Quand j'ai enfin tourné dans la rue où se trouvait l'appartement, mon cœur a raté un battement. L'immeuble était silencieux. Pas de camionnettes de livraison, pas de ballons à l'entrée, pas de hordes d'enfants en rose. Les fenêtres de l'appartement que j'avais payé étaient teintées, et les rideaux tirés pour me protéger du soleil matinal.

J'eus un nœud froid dans l'estomac. Je garai ma voiture à la hâte et courus vers le hall.

Fin : Arrivée à la réception, le portier me regarda avec un mélange de pitié et de consternation, tenant un petit tutu rose qui m'était familier. « Docteur Miller, » murmura-t-il, « je crois que vous cherchez une fête, mais il n'y en a pas ici. »

Chapitre 2 : Le trottoir des rêves brisés

« Comment ça, il n'est pas là, Arthur ? » demandai-je, la voix brisée.

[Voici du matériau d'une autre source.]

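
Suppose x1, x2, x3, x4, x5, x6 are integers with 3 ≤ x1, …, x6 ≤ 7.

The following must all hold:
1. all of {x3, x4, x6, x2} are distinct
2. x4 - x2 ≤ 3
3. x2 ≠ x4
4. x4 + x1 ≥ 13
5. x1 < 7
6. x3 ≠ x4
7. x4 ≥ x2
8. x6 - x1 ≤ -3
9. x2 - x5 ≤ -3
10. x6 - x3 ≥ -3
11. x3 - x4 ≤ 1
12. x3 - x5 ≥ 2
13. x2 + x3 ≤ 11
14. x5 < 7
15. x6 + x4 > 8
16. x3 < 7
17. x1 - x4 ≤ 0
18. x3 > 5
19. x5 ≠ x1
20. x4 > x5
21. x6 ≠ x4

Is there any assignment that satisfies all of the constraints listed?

Constraints 2, 8, 9, 10, 12, and 17 give x2 − x4 ≥ -3, x4 − x1 ≥ 0, x1 − x6 ≥ 3, x6 − x3 ≥ -3, x3 − x5 ≥ 2, x5 − x2 ≥ 3.
Adding all 6 inequalities: the left sides telescope to 0, and the right sides sum to (-3) + 0 + 3 + (-3) + 2 + 3 = 2. So 0 ≥ 2, which is false.

Unsatisfiable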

Arthur, le portier qui me connaissait depuis que j'avais acheté cet appartement, sortit de derrière son comptoir en marbre. Il jeta un coup d'œil au trottoir devant l'immeuble. « Ta sœur… est partie il y a environ une heure. Elle était accompagnée d'un bus rempli de gens avec des appareils photo. Et le docteur Miller… a laissé la petite. »

Je ne l'ai pas attendue. J'ai poussé les lourdes portes vitrées et suis sortie sur le trottoir.

Là, sur le bord du trottoir en béton, près de la borne d'incendie, se tenait une petite silhouette recroquevillée. Mia portait sa robe de princesse à 20 dollars, achetée chez Target – une robe qu'elle avait choisie parce qu'elle adorait l'effet des paillettes qui ressemblaient à des étoiles. L'ourlet était couvert de crasse. Un petit gâteau écrasé gisait sur ses genoux, avec une bougie en forme de « 6 » cassée. Elle ne pleurait plus ; elle fixait simplement le caniveau d'un regard vide, comme celui que je ne voyais d'habitude qu'aux urgences.

« Mia ?» Ma voix n'était qu'un murmure à peine audible.

Elle leva les yeux, rouges et gonflés. « Maman ? Tante Tiffany a dit que je ne pouvais pas venir avec une grosse voiture. Elle a dit que ma robe ne correspondait pas au thème, et le réceptionniste de l'hôtel a dit que je n'étais pas sur la liste. »

Le monde se tut. Le grondement de la circulation de Chicago, le vent du lac, les battements de mon cœur – tout s'évanouit, remplacé par une clarté chirurgicale, glaciale. Un frisson me parcourut jusqu'aux os, la même concentration intense que celle que j'avais face à un patient allongé sur la table d'opération.